School leaders often ask questions about edHEALTH and how we work with our member-owner schools. We’re using this edHEALTH space to answer some of the most common questions we receive.
We work closely with our schools' Finance and Human Resources departments. Together, they play an important role in the success of our consortium for educational institutions. As edHEALTH’s mission is focused on helping higher education institutions and secondary schools save money on their employee health insurance costs, we begin by answering seven common finance-related questions.
1) How does edHEALTH save my educational institution, faculty, and staff money?
edHEALTH’s coalition of member educational institutions provides purchasing clout that helps drive down healthcare costs. By coming together, the members of edHEALTH realize lower costs than fully insured plans or go-it-alone self-insured options:
- Larger group = better pricing and less volatility
- Low negotiated Third-Party Administrator (TPA) fees
- Transparent advisor payments
- No payments of profits to TPAs on top of claims (unlike fully insured plans)
- Reduced Affordable Care Act (ACA) taxes
Most programs and services are identical between a fully insured and self-insured healthcare arrangement. The difference is in the funding and potential savings. With a fully insured arrangement, the employer pays an insurance company a negotiated premium that includes expected claims payments based on the employer’s risk pool; plan design and claims history; broker fees; net profits; and administrative fees. With edHEALTH, each school is individually self-insured and co-owner of a medical stop-loss captive. With self-insurance, schools choose their own risk tolerance. Schools pay the actual cost of claims, stop-loss premiums, and a group-negotiated administrative fee, but don’t pay broker commissions and administrator profits. Bottom line: Individual schools have the opportunity to pay substantially lower employee healthcare costs.
A captive is an insurance company that is wholly owned and controlled by its members to insure the risks of its member-owners. Additionally, schools may have an opportunity to share in any surplus earned by the captive.
4) Is there added risk in a self-insured plan?
The captive structure, including external stop-loss, pooled risk, and individual member funding (self-insured retention) provides protection for 100% of the risk. edHEALTH works with member institutions to determine their risk tolerance and provides protection to minimize it.
5) How is my school protected from a bad claims year?
Each member school chooses its own self-insured retention rate based on its risk tolerance, philosophy, financial status, and experience. This allows schools to determine how much risk they are comfortable with for a specific claim. Any claims above the institution’s self-insured retention rate (SIR) are paid by the captive.
edHEALTH’s purchasing power allows us to negotiate low third-party administrator (TPA) fees. Each member school selects its own TPA and plan design from our suite of healthcare options. We underwrite an institution’s rates based on a school’s plan design, claims experience, census data, and the selected self-insured retention rate.

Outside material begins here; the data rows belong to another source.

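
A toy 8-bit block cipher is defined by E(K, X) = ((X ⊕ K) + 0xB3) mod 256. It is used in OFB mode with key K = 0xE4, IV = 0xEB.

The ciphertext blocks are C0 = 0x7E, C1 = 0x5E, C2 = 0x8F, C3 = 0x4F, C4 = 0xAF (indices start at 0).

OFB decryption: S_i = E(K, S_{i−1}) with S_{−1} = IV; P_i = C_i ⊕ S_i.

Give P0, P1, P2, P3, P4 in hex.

P0: S = E(K, 0xEB) = 0xC2; 0x7E ⊕ 0xC2 = 0xBC.
P1: S = E(K, 0xC2) = 0xD9; 0x5E ⊕ 0xD9 = 0x87.
P2: S = E(K, 0xD9) = 0xF0; 0x8F ⊕ 0xF0 = 0x7F.
P3: S = E(K, 0xF0) = 0xC7; 0x4F ⊕ 0xC7 = 0x88.
P4: S = E(K, 0xC7) = 0xD6; 0xAF ⊕ 0xD6 = 0x79.

P0 = 0xBC, P1 = 0x87, P2 = 0x7F, P3 = 0x88, P4 = 0x79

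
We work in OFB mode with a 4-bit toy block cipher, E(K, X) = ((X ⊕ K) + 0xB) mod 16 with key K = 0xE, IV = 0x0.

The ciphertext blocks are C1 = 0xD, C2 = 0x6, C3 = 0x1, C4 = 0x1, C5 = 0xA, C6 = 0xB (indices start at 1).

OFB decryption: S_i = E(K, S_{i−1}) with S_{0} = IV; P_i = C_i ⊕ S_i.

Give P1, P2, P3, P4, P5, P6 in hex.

P1: S = E(K, 0x0) = 0x9; 0xD ⊕ 0x9 = 0x4.
P2: S = E(K, 0x9) = 0x2; 0x6 ⊕ 0x2 = 0x4.
P3: S = E(K, 0x2) = 0x7; 0x1 ⊕ 0x7 = 0x6.
P4: S = E(K, 0x7) = 0x4; 0x1 ⊕ 0x4 = 0x5.
P5: S = E(K, 0x4) = 0x5; 0xA ⊕ 0x5 = 0xF.
P6: S = E(K, 0x5) = 0x6; 0xB ⊕ 0x6 = 0xD.

P1 = 0x4, P2 = 0x4, P3 = 0x6, P4 = 0x5, P5 = 0xF, P6 = 0xD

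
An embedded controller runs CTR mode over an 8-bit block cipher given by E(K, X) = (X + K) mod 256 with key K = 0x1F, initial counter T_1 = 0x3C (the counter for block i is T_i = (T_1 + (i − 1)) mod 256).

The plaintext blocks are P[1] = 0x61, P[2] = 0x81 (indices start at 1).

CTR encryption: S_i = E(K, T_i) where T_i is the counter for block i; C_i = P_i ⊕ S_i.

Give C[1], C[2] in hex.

C[1] = 0x3A, C[2] = 0xDD

C[1]: T = 0x3C, S = E(K, T) = 0x5B; 0x61 ⊕ 0x5B = 0x3A.
C[2]: T = 0x3D, S = E(K, T) = 0x5C; 0x81 ⊕ 0x5C = 0xDD.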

Our member-centric approach to rising healthcare costs provides valuable savings, ownership, transparency, and innovation.
Savings - Through our purchasing clout, we consistently negotiate lower administrative fees and enjoy less healthcare cost volatility than schools can realize on their own. Our pharmacy carve-out has saved member institutions an estimated $51M between 2017 and 2021. Person-centric clinical health initiatives help us improve quality of care and reduce costs for the employees and family members who need it most. Results show that our innovative approach is working. The nine-year average health insurance premium increase is 3.5%, well below the industry average of 7.8%.
Bottom line — employee satisfaction, high quality of care, and valuable savings you can pass along to students and families.
Ownership - edHEALTH is a member-owned consortium run by and for its educational institutions. As a member, the schools share in the savings generated by the group. To date, edHEALTH has awarded dividends of over $3.2 million. Member-owners control and have a meaningful say in the decision-making process and enjoy direct access to plan administrators. edHEALTH provides multiple forums for member-owners to share and learn from one another.
Ask any of our members and they’ll tell you — collaboration is a key benefit of belonging to edHEALTH.
Transparency - Health insurance works when employers have the data they need to make informed decisions. edHEALTH’s transparent approach means member educational institutions are apprised of all rate components. And, our collaborative approach enables colleges and universities to compare cost utilization, trends, and best practices with other member schools.
Innovation - edHEALTH is the innovative healthcare solution for higher education institutions and secondary schools along with their faculty, staff, and family members. Our self-insured healthcare offerings are tailored to meet the needs of our members. Through data analysis, groundbreaking programs, and decision support, we help educational institutions select programs that meet their needs while containing rising healthcare costs.